William Lynch, the city’s state-appointed receiver, is selling the incinerator, water and wastewater systems and parking garages. Last June Lynch’s office selected Lancaster to negotiate exclusively for the incinerator.

“We’d like to be in there by the end of the second quarter, for sure,” said Warner. The parties are otherwise mum about details.

Standard & Poor’s rates the Lancaster bonds AA-minus, also stable, having last affirmed that rating in November 2009. “Moody’s has us three notches below S&P. That’s a big gap,” Warner said. “There is no doubt the bond industry has this bias against anything regarding the Harrisburg plant. But that facility is running quite well, thanks to the expertise of Covanta Energy.” Covanta finished the project after taking over its operations in 2007.

Warner said he hasn’t spoken with Standard & Poor’s officials lately.

“They’re aware of what we’re doing, but we haven’t done any surveillance updates with them,” he said. “Given the flavor Moody’s put in on it, I think we’ll wait until this thing is finished, then take it into S&P.”
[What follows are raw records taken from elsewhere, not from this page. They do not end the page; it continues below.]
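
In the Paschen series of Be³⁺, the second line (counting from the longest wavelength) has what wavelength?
80.092 nm

The lines of a series are numbered from the longest wavelength (smallest ΔE) outward; the second line is the transition from n = n_f + 2 to n_f.
The Paschen series has all transitions ending at n_f = 3.

For Be³⁺ (Z = 4), the second line (β-line) is the jump from n = 5 to n = 3:
E_5 = -13.6057 × 4² / 5² = -8.70765 eV
E_3 = -13.6057 × 4² / 3² = -24.18791 eV
ΔE = E_5 - E_3 = 15.48026 eV

λ = hc/E = 1239.84 eV·nm / 15.48026 eV
λ = 80.092 nm

This is the β-line of the Paschen series in Be³⁺.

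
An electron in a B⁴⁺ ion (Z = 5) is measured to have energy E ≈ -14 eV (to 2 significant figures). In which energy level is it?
n = 5

The exact energy levels follow E_n = -13.6057 Z² / n² eV with Z = 5.

The measured value (-14 eV) is reported to only 2 significant figures, so we must test candidate n values and see which one matches to that precision.

Candidate energies:
  n = 3:  E = -13.6057 × 5² / 3² = -37.79361 eV
  n = 4:  E = -13.6057 × 5² / 4² = -21.25891 eV
  n = 5:  E = -13.6057 × 5² / 5² = -13.60570 eV  ← matches
  n = 6:  E = -13.6057 × 5² / 6² = -9.44840 eV
  n = 7:  E = -13.6057 × 5² / 7² = -6.94168 eV

Checking against the measurement of -14 eV (2 sig figs), only n = 5 agrees:
E_5 = -13.60570 eV, which rounds to -14 eV ✓

Therefore n = 5.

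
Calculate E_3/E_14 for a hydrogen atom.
21.77778

Using E_n = -13.6057 Z² / n² eV with Z = 1:

E_3 = -13.6057 / 3² = -13.6057 / 9 = -1.51174444444 eV
E_14 = -13.6057 / 14² = -13.6057 / 196 = -0.06941683673 eV

The ratio is:
E_3/E_14 = (-1.51174444444) / (-0.06941683673)
E_3/E_14 = (-13.6057/9) / (-13.6057/196)
E_3/E_14 = 196/9
E_3/E_14 = 21.77778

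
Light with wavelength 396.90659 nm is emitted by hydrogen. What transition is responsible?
n = 7 → n = 2

First, find the photon energy from the wavelength (hc = 1239.84 eV·nm):
E = hc/λ = 1239.84 eV·nm / 396.90659 nm = 3.1237577 eV

The energy levels of hydrogen satisfy E_n = -13.6057 / n² eV, so an emission n_i → n_f releases
ΔE = 13.6057 × (1/n_f² − 1/n_i²) eV.

Setting ΔE equal to the photon energy:
1/n_f² − 1/n_i² = 3.1237577 / 13.6057 = 0.22959184

Since 1/n_i² must be positive, we need 1/n_f² > 0.22959184, i.e. n_f ≤ 2. For each allowed n_f, solve n_i = (1/n_f² − 0.22959184)^(−1/2) and check whether it is a whole number:
  n_f = 1: 1/n_i² = 1.00000000 − 0.22959184 = 0.77040816 → n_i = 1.139  (not an integer) ✗
  n_f = 2: 1/n_i² = 0.25000000 − 0.22959184 = 0.02040816 → n_i = 7.000  → integer, n_i = 7 ✓

Only n_f = 2 gives an integer upper level, n_i = 7.

The transition is from n = 7 to n = 2 (emission).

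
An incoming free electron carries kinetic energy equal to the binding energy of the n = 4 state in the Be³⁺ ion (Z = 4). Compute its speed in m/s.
2.1877e+06 m/s (or 0.729736% of c)

The binding energy at n = 4 for Be³⁺ is:
E_4 = -13.6057 × 4²/4² = -13.60570000 eV
|E_4| = 13.60570000 eV

Convert to Joules:
KE = 13.60570000 eV × (1.602177 × 10⁻¹⁹ J/eV) = 2.179874e-18 J

Using KE = ½mv²:
v = √(2·KE/m_e)
v = √(2 × 2.179874e-18 J / 9.10938 × 10⁻³¹ kg)
v = 2.1877e+06 m/s

This is approximately 0.729736% the speed of light.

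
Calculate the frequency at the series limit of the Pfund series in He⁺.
5.26e+14 Hz

The series limit corresponds to the transition from n = ∞ to n = 5.
This is the highest energy (shortest wavelength) transition in the Pfund series.

E_∞ = 0 eV
E_5 = -13.6057 × 2² / 5² = -2.17691 eV

Energy at series limit:
ΔE = E_∞ - E_5 = 0 - (-2.17691) = 2.17691 eV
E = 2.17691 eV × (1.602177 × 10⁻¹⁹ J/eV) = 3.4878e-19 J
f = E/h = 3.4878e-19 J / (6.62607 × 10⁻³⁴ J·s) = 5.26e+14 Hz

This energy equals the ionization energy from the n = 5 state of He⁺.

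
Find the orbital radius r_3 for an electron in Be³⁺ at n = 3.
0.1191 nm (or 1.1907 Å)

The Bohr radius formula is:
r_n = n² a₀ / Z

where a₀ = 0.0529177 nm is the Bohr radius.

For Be³⁺ (Z = 4) at n = 3:
r_3 = 3² × 0.0529177 nm / 4
r_3 = 9 × 0.0529177 nm / 4
r_3 = 0.47626 nm / 4
r_3 = 0.1191 nm

The electron orbits at approximately 0.1191 nm from the nucleus.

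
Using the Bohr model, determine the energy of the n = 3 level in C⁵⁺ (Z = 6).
-54.42 eV

For hydrogen-like ions, the energy levels scale with Z²:
E_n = -13.6057 Z² / n² eV

For C⁵⁺ (Z = 6) at n = 3:
E_3 = -13.6057 × 6² / 3²
E_3 = -13.6057 × 36 / 9
E_3 = -489.8052 / 9
E_3 = -54.42 eV

The energy is 36 times more negative than hydrogen at the same n due to the stronger nuclear charge.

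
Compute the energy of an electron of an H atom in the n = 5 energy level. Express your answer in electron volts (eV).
-0.544 eV

The energy levels of a hydrogen-like atom are given by:
E_n = -13.6057 eV / n²

For n = 5:
E_5 = -13.6057 eV / 5²
E_5 = -13.6057 eV / 25
E_5 = -0.544 eV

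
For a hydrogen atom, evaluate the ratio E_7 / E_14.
4.00

Using E_n = -13.6057 Z² / n² eV with Z = 1:

E_7 = -13.6057 / 7² = -13.6057 / 49 = -0.27766735 eV
E_14 = -13.6057 / 14² = -13.6057 / 196 = -0.06941684 eV

The ratio is:
E_7/E_14 = (-0.27766735) / (-0.06941684)
E_7/E_14 = (-13.6057/49) / (-13.6057/196)
E_7/E_14 = 196/49
E_7/E_14 = 4.00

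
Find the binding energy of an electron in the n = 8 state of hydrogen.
0.213 eV

The ionization energy is the energy needed to remove the electron completely (n → ∞).

For hydrogen, E_n = -13.6057 eV / n².

At n = 8: E_8 = -13.6057 / 8² = -0.212589 eV
At n = ∞: E_∞ = 0 eV

Ionization energy = E_∞ - E_8 = 0 - (-0.212589) = 0.212589 eV
Ionization energy ≈ 0.213 eV

This is also called the binding energy of the electron in state n = 8.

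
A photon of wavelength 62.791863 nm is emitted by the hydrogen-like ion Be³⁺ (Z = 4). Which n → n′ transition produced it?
n = 7 → n = 3

First, find the photon energy from the wavelength (hc = 1239.84 eV·nm):
E = hc/λ = 1239.84 eV·nm / 62.791863 nm = 19.745234 eV

The energy levels of Be³⁺ satisfy E_n = -13.6057 × 4² / n² eV, so an emission n_i → n_f releases
ΔE = 13.6057 × 4² × (1/n_f² − 1/n_i²) eV.

Setting ΔE equal to the photon energy:
1/n_f² − 1/n_i² = 19.745234 / (13.6057 × 4²) = 0.090702950

Since 1/n_i² must be positive, we need 1/n_f² > 0.090702950, i.e. n_f ≤ 3. For each allowed n_f, solve n_i = (1/n_f² − 0.090702950)^(−1/2) and check whether it is a whole number:
  n_f = 1: 1/n_i² = 1.000000000 − 0.090702950 = 0.909297050 → n_i = 1.049  (not an integer) ✗
  n_f = 2: 1/n_i² = 0.250000000 − 0.090702950 = 0.159297050 → n_i = 2.506  (not an integer) ✗
  n_f = 3: 1/n_i² = 0.111111111 − 0.090702950 = 0.020408161 → n_i = 7.000  → integer, n_i = 7 ✓

Only n_f = 3 gives an integer upper level, n_i = 7.

The transition is from n = 7 to n = 3 (emission).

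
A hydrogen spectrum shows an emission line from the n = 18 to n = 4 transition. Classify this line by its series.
Brackett series

The spectral series in hydrogen are named based on the final (lower) energy level:
- Lyman series: n_final = 1 (ultraviolet)
- Balmer series: n_final = 2 (visible/near-UV)
- Paschen series: n_final = 3 (infrared)
- Brackett series: n_final = 4 (infrared)
- Pfund series: n_final = 5 (far infrared)

Since this transition ends at n = 4, it belongs to the Brackett series.

For reference, this 18 → 4 line has photon energy
ΔE = 13.6057 eV × (1/4² - 1/18²) = 0.80836335 eV,
corresponding to wavelength λ = hc/ΔE = 1239.84 eV·nm / 0.80836335 eV = 1533.77 nm in the infrared region.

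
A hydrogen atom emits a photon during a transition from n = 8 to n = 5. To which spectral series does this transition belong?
Pfund series

The spectral series in hydrogen are named based on the final (lower) energy level:
- Lyman series: n_final = 1 (ultraviolet)
- Balmer series: n_final = 2 (visible/near-UV)
- Paschen series: n_final = 3 (infrared)
- Brackett series: n_final = 4 (infrared)
- Pfund series: n_final = 5 (far infrared)

Since this transition ends at n = 5, it belongs to the Pfund series.

For reference, this 8 → 5 line has photon energy
ΔE = 13.6057 eV × (1/5² - 1/8²) = 0.33163893750 eV,
corresponding to wavelength λ = hc/ΔE = 1239.84 eV·nm / 0.33163893750 eV = 3738.52362 nm in the far infrared region.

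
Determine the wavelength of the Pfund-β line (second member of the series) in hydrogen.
4651.2491 nm

The lines of a series are numbered from the longest wavelength (smallest ΔE) outward; the second line is the transition from n = n_f + 2 to n_f.
The Pfund series has all transitions ending at n_f = 5.

For H, the second line (β-line) is the jump from n = 7 to n = 5:
E_7 = -13.6057 / 7² = -0.2776673469 eV
E_5 = -13.6057 / 5² = -0.5442280000 eV
ΔE = E_7 - E_5 = 0.2665606531 eV

λ = hc/E = 1239.84 eV·nm / 0.2665606531 eV
λ = 4651.2491 nm

This is the β-line of the Pfund series in H.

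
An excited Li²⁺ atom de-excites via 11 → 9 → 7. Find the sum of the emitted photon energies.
1.49 eV

The energy levels of Li²⁺ are E_n = -13.6057 × 3² / n² eV.

First transition (11 → 9):
ΔE₁ = |E_9 - E_11|
ΔE₁ = |-1.51174444 - (-1.01199421)| = 0.49975 eV

Second transition (9 → 7):
ΔE₂ = |E_7 - E_9|
ΔE₂ = |-2.49900612 - (-1.51174444)| = 0.98726 eV

Total energy released:
E_total = ΔE₁ + ΔE₂ = 0.49975 + 0.98726 = 1.49 eV

Note: This equals the direct transition 11 → 7: 1.49 eV ✓
Energy is conserved regardless of the path taken.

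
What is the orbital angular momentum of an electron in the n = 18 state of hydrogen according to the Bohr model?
1.89823e-33 J·s (or 18ℏ)

In the Bohr model, angular momentum is quantized:
L = nℏ

where ℏ = h/(2π) = 1.0545718e-34 J·s

For n = 18:
L = 18 × 1.0545718e-34 J·s
L = 1.89823e-33 J·s

This can also be written as L = 18ℏ.
The angular momentum is an integer multiple of the reduced Planck constant.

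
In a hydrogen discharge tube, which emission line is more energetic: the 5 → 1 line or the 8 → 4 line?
5 → 1

Calculate the energy for each transition:

Transition 5 → 1:
ΔE₁ = |E_1 - E_5| = |-13.6057/1² - (-13.6057/5²)|
ΔE₁ = |-13.605700000000 - (-0.544228000000)| = 13.061472000 eV

Transition 8 → 4:
ΔE₂ = |E_4 - E_8| = |-13.6057/4² - (-13.6057/8²)|
ΔE₂ = |-0.850356250000 - (-0.212589062500)| = 0.637767188 eV

Since 13.061472000 eV > 0.637767188 eV, the transition 5 → 1 emits the more energetic photon.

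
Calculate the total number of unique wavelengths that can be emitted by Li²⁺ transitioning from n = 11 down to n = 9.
3

The electron can occupy levels n = 9, 10, ..., 11 during de-excitation — that is m = 11 - 9 + 1 = 3 distinct levels.

The number of distinct spectral lines equals the number of ways to choose 2 of these m levels (each pair gives one possible emission transition):

Number of lines = m(m-1)/2 = 3×2/2 = 3

These correspond to all possible transitions between the 3 levels:
11 → 10, 11 → 9, 10 → 9

Each transition produces a photon with a unique energy (and thus wavelength). This count does not depend on Z.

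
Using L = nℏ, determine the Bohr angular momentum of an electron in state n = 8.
8.4366e-34 J·s (or 8ℏ)

In the Bohr model, angular momentum is quantized:
L = nℏ

where ℏ = h/(2π) = 1.054572e-34 J·s

For n = 8:
L = 8 × 1.054572e-34 J·s
L = 8.4366e-34 J·s

This can also be written as L = 8ℏ.
The angular momentum is an integer multiple of the reduced Planck constant.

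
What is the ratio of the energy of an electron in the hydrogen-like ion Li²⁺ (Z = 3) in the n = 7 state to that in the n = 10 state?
2.04

Using E_n = -13.6057 Z² / n² eV with Z = 3:

E_7 = -13.6057 × 3² / 7² = -122.4513 / 49 = -2.49900612 eV
E_10 = -13.6057 × 3² / 10² = -122.4513 / 100 = -1.22451300 eV

The ratio is:
E_7/E_10 = (-2.49900612) / (-1.22451300)
E_7/E_10 = (-122.4513/49) / (-122.4513/100)
E_7/E_10 = 100/49
E_7/E_10 = 2.04
(Note: the Z² factors cancel in the ratio.)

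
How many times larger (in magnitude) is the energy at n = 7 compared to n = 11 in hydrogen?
2.46939

Using E_n = -13.6057 Z² / n² eV with Z = 1:

E_7 = -13.6057 / 7² = -13.6057 / 49 = -0.27766734694 eV
E_11 = -13.6057 / 11² = -13.6057 / 121 = -0.11244380165 eV

The ratio is:
E_7/E_11 = (-0.27766734694) / (-0.11244380165)
E_7/E_11 = (-13.6057/49) / (-13.6057/121)
E_7/E_11 = 121/49
E_7/E_11 = 2.46939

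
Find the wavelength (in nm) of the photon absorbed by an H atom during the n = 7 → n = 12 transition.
6768.302 nm

First, find the transition energy using E_n = -13.6057 / n² eV:
E_7 = -13.6057 / 7² = -0.277667347 eV
E_12 = -13.6057 / 12² = -0.094484028 eV

Photon energy: |ΔE| = |E_12 - E_7| = 0.183183319 eV

Convert to wavelength using E = hc/λ with hc = 1239.84 eV·nm:
λ = hc/E = 1239.84 eV·nm / 0.183183319 eV
λ = 6768.302 nm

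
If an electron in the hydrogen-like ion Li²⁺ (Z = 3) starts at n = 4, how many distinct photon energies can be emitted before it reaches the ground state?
6

The electron can occupy levels n = 1, 2, ..., 4 during de-excitation — that is m = 4 - 1 + 1 = 4 distinct levels.

The number of distinct spectral lines equals the number of ways to choose 2 of these m levels (each pair gives one possible emission transition):

Number of lines = m(m-1)/2 = 4×3/2 = 6

These correspond to all possible transitions between the 4 levels:
4 → 3, 4 → 2, 4 → 1, 3 → 2, 3 → 1, 2 → 1

Each transition produces a photon with a unique energy (and thus wavelength). This count does not depend on Z.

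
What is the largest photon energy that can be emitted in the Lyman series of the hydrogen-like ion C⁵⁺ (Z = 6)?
489.805 eV

The series limit corresponds to the transition from n = ∞ to n = 1.
This is the highest energy (shortest wavelength) transition in the Lyman series.

E_∞ = 0 eV
E_1 = -13.6057 × 6² / 1² = -489.805 eV

Energy at series limit:
ΔE = E_∞ - E_1 = 0 - (-489.805) = 489.805 eV

This energy equals the ionization energy from the n = 1 state of C⁵⁺.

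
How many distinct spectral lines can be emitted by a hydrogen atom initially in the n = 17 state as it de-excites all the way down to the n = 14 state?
6

The electron can occupy levels n = 14, 15, ..., 17 during de-excitation — that is m = 17 - 14 + 1 = 4 distinct levels.

The number of distinct spectral lines equals the number of ways to choose 2 of these m levels (each pair gives one possible emission transition):

Number of lines = m(m-1)/2 = 4×3/2 = 6

These correspond to all possible transitions between the 4 levels:
17 → 16, 17 → 15, 17 → 14, 16 → 15, 16 → 14, 15 → 14

Each transition produces a photon with a unique energy (and thus wavelength). This count does not depend on Z.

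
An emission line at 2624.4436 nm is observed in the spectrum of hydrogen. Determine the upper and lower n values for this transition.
n = 6 → n = 4

First, find the photon energy from the wavelength (hc = 1239.84 eV·nm):
E = hc/λ = 1239.84 eV·nm / 2624.4436 nm = 0.47242014 eV

The energy levels of hydrogen satisfy E_n = -13.6057 / n² eV, so an emission n_i → n_f releases
ΔE = 13.6057 × (1/n_f² − 1/n_i²) eV.

Setting ΔE equal to the photon energy:
1/n_f² − 1/n_i² = 0.47242014 / 13.6057 = 0.034722222

Since 1/n_i² must be positive, we need 1/n_f² > 0.034722222, i.e. n_f ≤ 5. For each allowed n_f, solve n_i = (1/n_f² − 0.034722222)^(−1/2) and check whether it is a whole number:
  n_f = 1: 1/n_i² = 1.000000000 − 0.034722222 = 0.965277778 → n_i = 1.018  (not an integer) ✗
  n_f = 2: 1/n_i² = 0.250000000 − 0.034722222 = 0.215277778 → n_i = 2.155  (not an integer) ✗
  n_f = 3: 1/n_i² = 0.111111111 − 0.034722222 = 0.076388889 → n_i = 3.618  (not an integer) ✗
  n_f = 4: 1/n_i² = 0.062500000 − 0.034722222 = 0.027777778 → n_i = 6.000  → integer, n_i = 6 ✓
  n_f = 5: 1/n_i² = 0.040000000 − 0.034722222 = 0.005277778 → n_i = 13.765  (not an integer) ✗

Only n_f = 4 gives an integer upper level, n_i = 6.

The transition is from n = 6 to n = 4 (emission).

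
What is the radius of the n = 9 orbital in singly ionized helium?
2.14317 nm (or 21.43168 Å)

The Bohr radius formula is:
r_n = n² a₀ / Z

where a₀ = 0.05291772 nm is the Bohr radius.

For He⁺ (Z = 2) at n = 9:
r_9 = 9² × 0.05291772 nm / 2
r_9 = 81 × 0.05291772 nm / 2
r_9 = 4.286335 nm / 2
r_9 = 2.14317 nm

The electron orbits at approximately 2.14317 nm from the nucleus.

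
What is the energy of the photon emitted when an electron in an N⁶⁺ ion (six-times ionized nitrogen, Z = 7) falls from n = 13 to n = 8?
6.47 eV

The energy levels are E_n = -13.6057 Z² eV / n².

Energy at n = 13: E_13 = -13.6057 × 7² / 13² = -3.94485 eV
Energy at n = 8: E_8 = -13.6057 × 7² / 8² = -10.41686 eV

For emission (electron falling to lower state), the photon energy is:
E_photon = E_13 - E_8 = |-3.94485 - (-10.41686)|
E_photon = 6.47 eV

This energy is carried away by the emitted photon.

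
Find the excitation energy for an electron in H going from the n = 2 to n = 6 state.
3.0235 eV

The energy levels of a hydrogen-like atom are E_n = -13.6057 eV / n².

Energy at n = 2: E_2 = -13.6057 / 2² = -3.4014250 eV
Energy at n = 6: E_6 = -13.6057 / 6² = -0.3779361 eV

The excitation energy is the difference:
ΔE = E_6 - E_2
ΔE = -0.3779361 - (-3.4014250)
ΔE = 3.0235 eV

Since this is positive, energy must be absorbed (photon absorption).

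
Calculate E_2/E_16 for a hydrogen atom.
64.0000

Using E_n = -13.6057 Z² / n² eV with Z = 1:

E_2 = -13.6057 / 2² = -13.6057 / 4 = -3.4014250000 eV
E_16 = -13.6057 / 16² = -13.6057 / 256 = -0.0531472656 eV

The ratio is:
E_2/E_16 = (-3.4014250000) / (-0.0531472656)
E_2/E_16 = (-13.6057/4) / (-13.6057/256)
E_2/E_16 = 256/4
E_2/E_16 = 64.0000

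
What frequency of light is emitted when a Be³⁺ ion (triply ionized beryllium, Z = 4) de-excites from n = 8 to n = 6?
6.3969e+14 Hz

First, find the transition energy:
E_8 = -13.6057 × 4² / 8² = -3.4014250 eV
E_6 = -13.6057 × 4² / 6² = -6.0469778 eV
|ΔE| = |E_6 - E_8| = 2.6455528 eV

Convert to Joules: E = 2.6455528 eV × (1.602177 × 10⁻¹⁹ J/eV) = 4.238644e-19 J

Using E = hf:
f = E/h = 4.238644e-19 J / (6.62607 × 10⁻³⁴ J·s)
f = 6.3969e+14 Hz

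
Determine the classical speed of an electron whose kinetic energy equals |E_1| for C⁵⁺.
1.31e+07 m/s (or 4.3784% of c)

The binding energy at n = 1 for C⁵⁺ is:
E_1 = -13.6057 × 6²/1² = -489.805200 eV
|E_1| = 489.805200 eV

Convert to Joules:
KE = 489.805200 eV × (1.602177 × 10⁻¹⁹ J/eV) = 7.8475e-17 J

Using KE = ½mv²:
v = √(2·KE/m_e)
v = √(2 × 7.8475e-17 J / 9.10938 × 10⁻³¹ kg)
v = 1.31e+07 m/s

This is approximately 4.3784% the speed of light.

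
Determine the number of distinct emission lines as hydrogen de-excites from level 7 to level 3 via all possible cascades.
10

The electron can occupy levels n = 3, 4, ..., 7 during de-excitation — that is m = 7 - 3 + 1 = 5 distinct levels.

The number of distinct spectral lines equals the number of ways to choose 2 of these m levels (each pair gives one possible emission transition):

Number of lines = m(m-1)/2 = 5×4/2 = 10

These correspond to all possible transitions between the 5 levels:
7 → 6, 7 → 5, 7 → 4, 7 → 3, 6 → 5, 6 → 4, 6 → 3, 5 → 4...

Each transition produces a photon with a unique energy (and thus wavelength). This count does not depend on Z.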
Moody’s did praise the Lancaster authority for its success in a competitive environment, stable finances, high liquidity levels and management effectiveness. “Look, we know how to run a plant. We’ve done it for more than 20 years,” Warner said.

In 2011, before Pennsylvania put Harrisburg into receivership, Lancaster had offered $124 million, without debt assumption for the Harrisburg incinerator.